Ini sangat berguna ketika Anda memilh sepeda untuk pribadi ataupun untuk kenalan. Hal ini juga yang membuat ‘rasa’ setiap sepeda berbeda walaupun memakai komponen yang sama. Pada ahirnya tidak ada yang benar dan salah dalam pemilihan geometri sepeda Anda, yang ada hanya rasa nyaman ketika memakainya.

Berikut ini penjelasan singkat istilah-istilahnya:

– TT: Top Tube
Top Tube length atau panjang Top Tube. Biasanya semakin besar ukuran frame, semakin panjang juga Top Tube nya. Ini akan berpengaruh kepada posisi duduk dan panjang lengan kita.

– HT: Head Tube
Letaknya di bagian paling depan dari frame berbentuk selongsong pipa pendek. Fungsinya sebagai ‘rumah’ untuk dudukan ‘fork’ kita.

– ST: Seat Tube
Terletak persis dibawah ‘sadle’. Biasanya panjang dari Seat Tube ini dijadikan ukuran dari frame sepeda; Extra Small, Small, Medium dan Large. Dan setiap produsen sepeda mempunyai ukuran tersendiri.

– CS: Chain Stay
Berperan besar dalam kelincahan sepeda. Semakin pendek Chain Stay ini, akan semakin lincah bermanuver, bila semakin panjang si sepeda akan semakin stabil. Sepeda untuk ‘dirt jump’ biasanya memiliki CS yang pendek berbeda dengan ‘downhill’ yang memerlukan CS panjang untuk menjaga kestabilan.

– WB: Wheel Base
Jarak antara satu titik pusat ban dengan yang lainnya. Juga berpengaruh dalam kestabilan sepeda. Semakin panjang wheel base nya akan semakin stabil. Konsukuensinya bila WB semakin panjang adalah, semakin berat untuk digenjot. Oleh sebab itu hanya sepeda spesifik ‘Downhill’ yang mempunyai WB yang panjang.

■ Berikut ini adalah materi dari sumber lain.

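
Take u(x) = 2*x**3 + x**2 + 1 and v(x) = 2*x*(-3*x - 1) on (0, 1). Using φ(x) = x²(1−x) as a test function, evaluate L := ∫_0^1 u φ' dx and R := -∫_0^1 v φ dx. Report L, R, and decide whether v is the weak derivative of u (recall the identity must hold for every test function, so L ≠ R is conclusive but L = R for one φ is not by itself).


LHS = -3/10, RHS = 3/10. No, v is not the weak derivative of u.

u(x) = 2*x**3 + x**2 + 1, classical derivative u'(x) = 6*x**2 + 2*x.
φ(x) = x²(1−x), so φ'(x) = x*(2 - 3*x).
Note φ(0) = φ(1) = 0, so the boundary term u·φ vanishes.
LHS = ∫_0^1 u(x) φ'(x) dx = ∫_0^1 (-6*x^5 + x^4 + 2*x^3 - 3*x^2 + 2*x) dx. Term by term:
  ∫_0^1 -6*x^5 dx = -1;  ∫_0^1 x^4 dx = 1/5;  ∫_0^1 2*x^3 dx = 1/2;
  ∫_0^1 -3*x^2 dx = -1;  ∫_0^1 2*x dx = 1.
Sum: -1 + 1/5 + 1/2 − 1 + 1 = -3/10.
So LHS = -3/10.
∫_0^1 v(x) φ(x) dx = ∫_0^1 (6*x^5 - 4*x^4 - 2*x^3) dx. Term by term:
  ∫_0^1 6*x^5 dx = 1;  ∫_0^1 -4*x^4 dx = -4/5;  ∫_0^1 -2*x^3 dx = -1/2.
Sum: 1 − 4/5 − 1/2 = -3/10.
So RHS = -∫_0^1 v(x) φ(x) dx = 3/10.
LHS − RHS = -3/5 ≠ 0, so the identity fails.
(For a valid weak derivative the identity must hold for EVERY test function, in particular this one. The failure shows v is NOT the weak derivative of u.)
Correct weak derivative would be u'(x) = 6*x**2 + 2*x.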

– BBH: Bottom Bracket Height
Salah satu factor juga yang menentukan kestabilan sebuah sepeda, tinggi rendahnya BB kepada permukaan. Semakin rendah titik gravitasinya akan semakin stabil sepeda tersebut.

– SOH: Stand Over Height
SOH yang pendek memberikan ruang yang luas antara selangkangan anada dengan top tube.

– HA: Head Angle
Berpengaruh pada posisi ‘fork’, semakin tegak (70-71 derajat) akan semakin lincah dalam pengendalian, biasanya dapat ditemukan di sepeda crosscountry. Sedangkan pada sepeda Downhill, head angle-nya akan lebih rendah (65-67 derajat) dikarenakan dibutuhkan pengendalian yang stabil dalam kecepatan yang sangat tinggi.

– SA: Seat Angle
Derajat kemiringannya sama dengan head angle.